As The Atlantic wrote, the partnership “gives Buzzfeed some additional credibility as a purveyor of Serious Journalism; and it gives the Times some additional credit for its willingness to dive into the LOLing underbelly of the Internet.”

Last Monday, BuzzFeed announced another strategic partnership with a new video news startup, NowThis News, also financed by Lerer.

It helps that the site throws good parties. BuzzFeed hosted events at both the Republican and Democratic national conventions featuring live animals, such as turtles and penguins. The launch party for BuzzFeed’s D.C. political bureau was complete with yellow cookies bearing the site’s trademark story descriptors: “LOL,” “OMG,” “WTF,” and “WIN.”

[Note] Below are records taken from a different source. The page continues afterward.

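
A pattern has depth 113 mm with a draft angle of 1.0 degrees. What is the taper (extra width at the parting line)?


Formula: taper = depth * tan(draft_angle)
tan(1.0 deg) = 0.0174551
taper = 113 mm * 0.0174551 = 1.9724 mm

Answer: 1.9724 mm


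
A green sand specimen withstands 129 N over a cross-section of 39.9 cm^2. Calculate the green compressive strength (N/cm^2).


Formula: Compressive Strength = Force / Area
Strength = 129 N / 39.9 cm^2 = 3.2331 N/cm^2

Final answer: 3.2331 N/cm^2


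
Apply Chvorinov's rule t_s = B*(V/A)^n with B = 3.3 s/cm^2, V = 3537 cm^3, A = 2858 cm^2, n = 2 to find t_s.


Formula: t_s = B * (V/A)^n  (Chvorinov's rule, n=2)
Modulus M = V/A = 3537/2858 = 1.237579 cm
M^2 = 1.237579^2 = 1.531602 cm^2
t_s = 3.3 * 1.531602 = 5.0543 s

Final answer: 5.0543 s


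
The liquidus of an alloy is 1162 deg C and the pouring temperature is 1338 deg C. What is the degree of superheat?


Formula: Superheat = T_pour - T_melt
Superheat = 1338 - 1162 = 176 deg C

Answer: 176 deg C


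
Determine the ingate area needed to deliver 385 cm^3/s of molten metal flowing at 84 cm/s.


Formula: A_ingate = Q / v  (continuity equation)
A = 385 cm^3/s / 84 cm/s = 4.5833 cm^2


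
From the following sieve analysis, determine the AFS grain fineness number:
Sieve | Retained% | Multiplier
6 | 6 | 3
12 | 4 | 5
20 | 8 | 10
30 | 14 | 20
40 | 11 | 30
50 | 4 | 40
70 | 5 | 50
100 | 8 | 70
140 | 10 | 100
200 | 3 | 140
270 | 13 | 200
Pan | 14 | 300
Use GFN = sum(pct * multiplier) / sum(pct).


Formula: GFN = sum(pct * multiplier) / sum(pct)
sum(pct * multiplier) = 9918
sum(pct) = 100
GFN = 9918 / 100 = 99.18

Answer: 99.18


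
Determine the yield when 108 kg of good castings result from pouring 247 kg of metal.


Formula: Casting Yield = (W_good / W_total) * 100
Yield = (108 kg / 247 kg) * 100 = 43.7247%

Final answer: 43.7247%


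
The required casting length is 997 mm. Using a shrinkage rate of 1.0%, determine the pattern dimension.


Formula: L_pattern = L_casting * (1 + shrinkage_rate/100)
Shrinkage factor = 1 + 1.0/100 = 1.01
L_pattern = 997 mm * 1.01 = 1006.9700 mm

1006.9700 mm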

The spending has prompted some questions about the venture’s burn rate, and media critics have questioned the overall value of what BuzzFeed is bringing in terms of reporting (the good stories “are overwhelmed by the crush of posts that show Tim Pawlenty looking sad or Joe Biden looking like a stud,” Tracy wrote.) But the traffic is coming. Several million unique visitors a month, according to The New Republic.

For now, at least, it’s all “WIN” for BuzzFeed.